Has anyone here used a porter-blum mt2 microtome? What do the adjustments do?

So there's a microtome that was sitting under a lab bench collecting dust and I decided to see if I could use it for something, but I'm confused by the controls. Specifically, there is a dial on the left side marked "Thickness" that can be set from 0 to 18 but no units are marked. There is also a screw type dial on top of the microtome that also seems to have something to do with section thickness and has measurements in angstroms. What are the units corresponding to the numbers on the left hand dial, and how does adjusting the two dials affect section thickness? Thanks in advance.
posted by 12%juicepulp to Science & Nature (3 answers total)
 
"Micro" usually implies micrometer scale. Would help to know what this is used to cut - tissue microtomes I have used have cut on a micrometer scale, and without any units listed I'd guess that is what is being used - but the angstrom marking on the other dial makes me wonder. Could be that the main dial is the thickness setting, and the angstrom dial is for calibration, but I am simply guessing here. All I've used is American Optical sledge microtomes.

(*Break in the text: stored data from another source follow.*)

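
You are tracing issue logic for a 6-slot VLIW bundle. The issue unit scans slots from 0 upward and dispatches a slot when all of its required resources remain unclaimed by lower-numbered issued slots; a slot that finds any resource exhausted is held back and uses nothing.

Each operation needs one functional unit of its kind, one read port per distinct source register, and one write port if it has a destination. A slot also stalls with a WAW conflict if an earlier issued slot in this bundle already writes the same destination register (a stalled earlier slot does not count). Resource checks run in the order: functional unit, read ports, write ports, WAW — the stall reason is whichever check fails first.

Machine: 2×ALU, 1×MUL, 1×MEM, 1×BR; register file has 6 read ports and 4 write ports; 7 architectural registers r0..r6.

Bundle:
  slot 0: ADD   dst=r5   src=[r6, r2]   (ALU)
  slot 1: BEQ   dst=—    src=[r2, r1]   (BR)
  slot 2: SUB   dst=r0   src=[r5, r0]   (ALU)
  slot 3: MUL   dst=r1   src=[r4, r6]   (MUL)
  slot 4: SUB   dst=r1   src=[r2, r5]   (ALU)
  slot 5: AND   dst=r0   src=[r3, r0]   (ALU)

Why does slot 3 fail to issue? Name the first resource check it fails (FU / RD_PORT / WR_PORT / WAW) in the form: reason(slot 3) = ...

reason(slot 3) = RD_PORT

slot 0 (ALU): ISSUE — free A1,Mu1,Ld1,B1 rp4 wp3
slot 1 (BR): ISSUE — free A1,Mu1,Ld1,B0 rp2 wp3
slot 2 (ALU): ISSUE — free A0,Mu1,Ld1,B0 rp0 wp2
slot 3 (MUL): stall RD_PORT — free A0,Mu1,Ld1,B0 rp0 wp2
slot 4 (ALU): stall FU — free A0,Mu1,Ld1,B0 rp0 wp2
slot 5 (ALU): stall FU — free A0,Mu1,Ld1,B0 rp0 wp2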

posted by caution live frogs at 4:42 PM on November 13, 2009


I don't know microtomes, and I sure don't know your microtome, but you might have an"ultramicrotome," which can cut thicknesses measured in hundreds (?) of angstroms for transmission electron microscopy. 100 angstroms is 0.01 µm; their use would allow you to deal with nice, friendly, larger-than-one numbers.

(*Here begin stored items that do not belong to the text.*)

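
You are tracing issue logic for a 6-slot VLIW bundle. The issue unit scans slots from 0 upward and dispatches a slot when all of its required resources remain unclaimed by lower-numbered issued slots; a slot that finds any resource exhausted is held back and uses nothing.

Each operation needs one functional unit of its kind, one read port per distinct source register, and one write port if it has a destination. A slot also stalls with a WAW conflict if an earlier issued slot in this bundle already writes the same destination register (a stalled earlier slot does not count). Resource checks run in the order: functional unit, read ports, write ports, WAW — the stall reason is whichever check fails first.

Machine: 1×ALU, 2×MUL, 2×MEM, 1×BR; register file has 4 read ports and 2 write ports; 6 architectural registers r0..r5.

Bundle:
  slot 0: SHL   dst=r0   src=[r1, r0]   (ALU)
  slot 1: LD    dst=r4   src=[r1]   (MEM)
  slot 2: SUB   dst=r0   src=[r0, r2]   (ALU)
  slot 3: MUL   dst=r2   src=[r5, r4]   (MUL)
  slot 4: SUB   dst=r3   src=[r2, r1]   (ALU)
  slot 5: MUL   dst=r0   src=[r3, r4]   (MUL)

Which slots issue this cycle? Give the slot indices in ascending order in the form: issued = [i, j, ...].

slot 0 (ALU): ISSUE — free A0,Mu2,Ld2,B1 rp2 wp1
slot 1 (MEM): ISSUE — free A0,Mu2,Ld1,B1 rp1 wp0
slot 2 (ALU): stall FU — free A0,Mu2,Ld1,B1 rp1 wp0
slot 3 (MUL): stall RD_PORT — free A0,Mu2,Ld1,B1 rp1 wp0
slot 4 (ALU): stall FU — free A0,Mu2,Ld1,B1 rp1 wp0
slot 5 (MUL): stall RD_PORT — free A0,Mu2,Ld1,B1 rp1 wp0

issued = [0, 1]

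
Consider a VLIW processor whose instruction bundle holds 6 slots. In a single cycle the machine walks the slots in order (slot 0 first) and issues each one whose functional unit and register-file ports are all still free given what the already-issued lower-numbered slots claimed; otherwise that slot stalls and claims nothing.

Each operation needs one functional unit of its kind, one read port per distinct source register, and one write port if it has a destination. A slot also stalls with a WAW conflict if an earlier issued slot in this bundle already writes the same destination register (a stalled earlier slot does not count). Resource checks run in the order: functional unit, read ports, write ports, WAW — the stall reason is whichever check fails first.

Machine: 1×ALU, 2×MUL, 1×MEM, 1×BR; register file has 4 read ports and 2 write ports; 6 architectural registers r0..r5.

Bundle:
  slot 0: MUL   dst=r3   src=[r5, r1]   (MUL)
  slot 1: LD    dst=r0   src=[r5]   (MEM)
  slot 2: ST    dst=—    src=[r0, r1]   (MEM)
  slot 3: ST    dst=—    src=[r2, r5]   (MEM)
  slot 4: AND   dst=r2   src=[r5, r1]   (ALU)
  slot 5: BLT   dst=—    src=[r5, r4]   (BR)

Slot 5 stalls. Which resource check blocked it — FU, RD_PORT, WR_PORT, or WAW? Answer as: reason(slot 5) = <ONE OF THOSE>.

[0] MUL needs rd=2 wr=1: ok; after: ALU=1 MUL=1 MEM=1 BR=1, R=2, W=1
[1] MEM needs rd=1 wr=1: ok; after: ALU=1 MUL=1 MEM=0 BR=1, R=1, W=0
[2] MEM needs rd=2 wr=0: FU; after: ALU=1 MUL=1 MEM=0 BR=1, R=1, W=0
[3] MEM needs rd=2 wr=0: FU; after: ALU=1 MUL=1 MEM=0 BR=1, R=1, W=0
[4] ALU needs rd=2 wr=1: RD_PORT; after: ALU=1 MUL=1 MEM=0 BR=1, R=1, W=0
[5] BR needs rd=2 wr=0: RD_PORT; after: ALU=1 MUL=1 MEM=0 BR=1, R=1, W=0

reason(slot 5) = RD_PORT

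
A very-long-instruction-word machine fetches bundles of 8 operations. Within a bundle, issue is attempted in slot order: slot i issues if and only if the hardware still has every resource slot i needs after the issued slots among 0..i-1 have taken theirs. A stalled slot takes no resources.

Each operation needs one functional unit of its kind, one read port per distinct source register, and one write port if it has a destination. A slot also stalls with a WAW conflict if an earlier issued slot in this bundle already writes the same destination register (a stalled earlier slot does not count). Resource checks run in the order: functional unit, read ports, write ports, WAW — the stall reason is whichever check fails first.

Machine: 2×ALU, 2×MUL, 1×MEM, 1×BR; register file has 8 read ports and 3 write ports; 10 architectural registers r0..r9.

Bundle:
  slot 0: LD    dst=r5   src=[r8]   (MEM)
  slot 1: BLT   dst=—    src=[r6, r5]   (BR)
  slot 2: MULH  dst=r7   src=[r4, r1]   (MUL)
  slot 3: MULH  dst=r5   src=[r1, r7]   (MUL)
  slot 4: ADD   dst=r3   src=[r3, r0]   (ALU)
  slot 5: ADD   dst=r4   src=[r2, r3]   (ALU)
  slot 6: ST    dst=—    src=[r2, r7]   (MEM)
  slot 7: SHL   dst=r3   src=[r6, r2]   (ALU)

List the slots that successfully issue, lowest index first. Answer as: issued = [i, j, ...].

issued = [0, 1, 2, 4]

#0 MEM src=r8 dispatched  <A:2 Mu:2 Ld:0 B:1 rd:7 wr:2>
#1 BR src=r6,r5 dispatched  <A:2 Mu:2 Ld:0 B:0 rd:5 wr:2>
#2 MUL src=r4,r1 dispatched  <A:2 Mu:1 Ld:0 B:0 rd:3 wr:1>
#3 MUL src=r1,r7 held:WAW  <A:2 Mu:1 Ld:0 B:0 rd:3 wr:1>
#4 ALU src=r3,r0 dispatched  <A:1 Mu:1 Ld:0 B:0 rd:1 wr:0>
#5 ALU src=r2,r3 held:RD_PORT  <A:1 Mu:1 Ld:0 B:0 rd:1 wr:0>
#6 MEM src=r2,r7 held:FU  <A:1 Mu:1 Ld:0 B:0 rd:1 wr:0>
#7 ALU src=r6,r2 held:RD_PORT  <A:1 Mu:1 Ld:0 B:0 rd:1 wr:0>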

posted by pullayup at 5:27 PM on November 13, 2009


I have no idea about anything here, but a quick Googling brought up a book about electron microscopy, "Electron microscopy: principles and techniques for biologists" with a section on the MT2, which describes it as an ultramicrotome design from 1962 and goes on to discuss how it works, and how to use it. Not sure I can map their description to your description, but you might want to take a look yourself.